# Fairtex BGV1 Boxing / Muay Thai / Kickboxing Review



## sugarfoot8802 (Jul 24, 2016)

Hello! 

I've written a review of the Fairtex BGV1's after a few months of use. 

I've had a bit of a love hate relationship with these gloves and I hope you find the review helpful!

"Fairtex BGV1 Boxing / Muay Thai Gloves Review"


----------



## Kickboxer101 (Jul 24, 2016)

To me gloves are gloves I've worn plenty of brands and styles they all feel the same


----------



## sugarfoot8802 (Jul 24, 2016)

Kickboxer101 said:


> To me gloves are gloves I've worn plenty of brands and styles they all feel the same



Boxing gloves vary dramatically in weight, size, materials, construction etc. but if they all feel the same to you, buying gloves will be cheap and easy for you !


----------



## Kickboxer101 (Jul 25, 2016)

sugarfoot8802 said:


> Boxing gloves vary dramatically in weight, size, materials, construction etc. but if they all feel the same to you, buying gloves will be cheap and easy for you !



Well the thing is to me that martial arts and fighting in general is about adapting and overcoming obstacles. My feeling is how can we do that when we have to wear a certain glove for training


----------



## sugarfoot8802 (Jul 25, 2016)

Kickboxer101 said:


> Well the thing is to me that martial arts and fighting in general is about adapting and overcoming obstacles. My feeling is how can we do that when we have to wear a certain glove for training


I think you're coming from more of a philosophical point of view and I totally agree that martial arts is at it's core adapting and overcoming but certain gloves are absolutely crucial to training. 

If your sparring partner tries to use light 10oz gloves, you will certainly care what gloves he's using. 

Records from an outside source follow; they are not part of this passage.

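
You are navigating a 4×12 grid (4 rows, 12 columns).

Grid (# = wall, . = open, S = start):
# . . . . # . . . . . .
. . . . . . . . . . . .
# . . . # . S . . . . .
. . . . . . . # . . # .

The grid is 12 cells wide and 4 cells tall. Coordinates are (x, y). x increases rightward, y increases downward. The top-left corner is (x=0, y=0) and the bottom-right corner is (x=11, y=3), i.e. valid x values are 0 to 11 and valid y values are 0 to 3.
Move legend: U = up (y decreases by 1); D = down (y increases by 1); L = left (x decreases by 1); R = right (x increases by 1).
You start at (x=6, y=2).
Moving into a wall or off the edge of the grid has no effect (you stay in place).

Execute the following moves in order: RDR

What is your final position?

Start: (x=6, y=2)
  R (right): (x=6, y=2) -> (x=7, y=2)
  D (down): blocked, stay at (x=7, y=2)
  R (right): (x=7, y=2) -> (x=8, y=2)
Final: (x=8, y=2)

Answer: Final position: (x=8, y=2)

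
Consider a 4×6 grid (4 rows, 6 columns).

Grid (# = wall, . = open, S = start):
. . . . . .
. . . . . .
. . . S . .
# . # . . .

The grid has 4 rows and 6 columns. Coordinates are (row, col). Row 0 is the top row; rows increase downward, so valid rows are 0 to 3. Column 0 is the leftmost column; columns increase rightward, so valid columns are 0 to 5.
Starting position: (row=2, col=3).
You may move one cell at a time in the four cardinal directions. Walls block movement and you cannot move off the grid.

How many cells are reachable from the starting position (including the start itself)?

BFS flood-fill from (row=2, col=3):
  Distance 0: (row=2, col=3)
  Distance 1: (row=1, col=3), (row=2, col=2), (row=2, col=4), (row=3, col=3)
  Distance 2: (row=0, col=3), (row=1, col=2), (row=1, col=4), (row=2, col=1), (row=2, col=5), (row=3, col=4)
  Distance 3: (row=0, col=2), (row=0, col=4), (row=1, col=1), (row=1, col=5), (row=2, col=0), (row=3, col=1), (row=3, col=5)
  Distance 4: (row=0, col=1), (row=0, col=5), (row=1, col=0)
  Distance 5: (row=0, col=0)
Total reachable: 22 (grid has 22 open cells total)

Answer: Reachable cells: 22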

 if you use terribly constructed gloves you may injure your hand and not be able to train for weeks...that would force you to overcome adversity but it also would've been completely avoidable by buying the correct equipment...


----------



## Tez3 (Jul 25, 2016)

Well, all gloves aren't equal, there's some that will actually damage your thumbs and wrists and they should be avoided. I can't see why martial arts should be about overcoming obstacles but if that's what it is to you then you shouldn't be knackering your hands just to prove a point. Why handicap yourself?


----------



## sugarfoot8802 (Jul 25, 2016)

Tez3 said:


> Well, all gloves aren't equal, there's some that will actually damage your thumbs and wrists and they should be avoided. I can't see why martial arts should be about overcoming obstacles but if that's what it is to you then you shouldn't be knackering your hands just to prove a point. Why handicap yourself?



I couldn't agree more! I understand kickboxer101's philosophy but it's not a very practical outlook. If I continued to use the gloves that were hurting me, I may have done permanent damage that would have made me stop practicing martial arts altogether.


----------



## kakkattekoi (Sep 24, 2016)

hows Twins compare to fairtex?


----------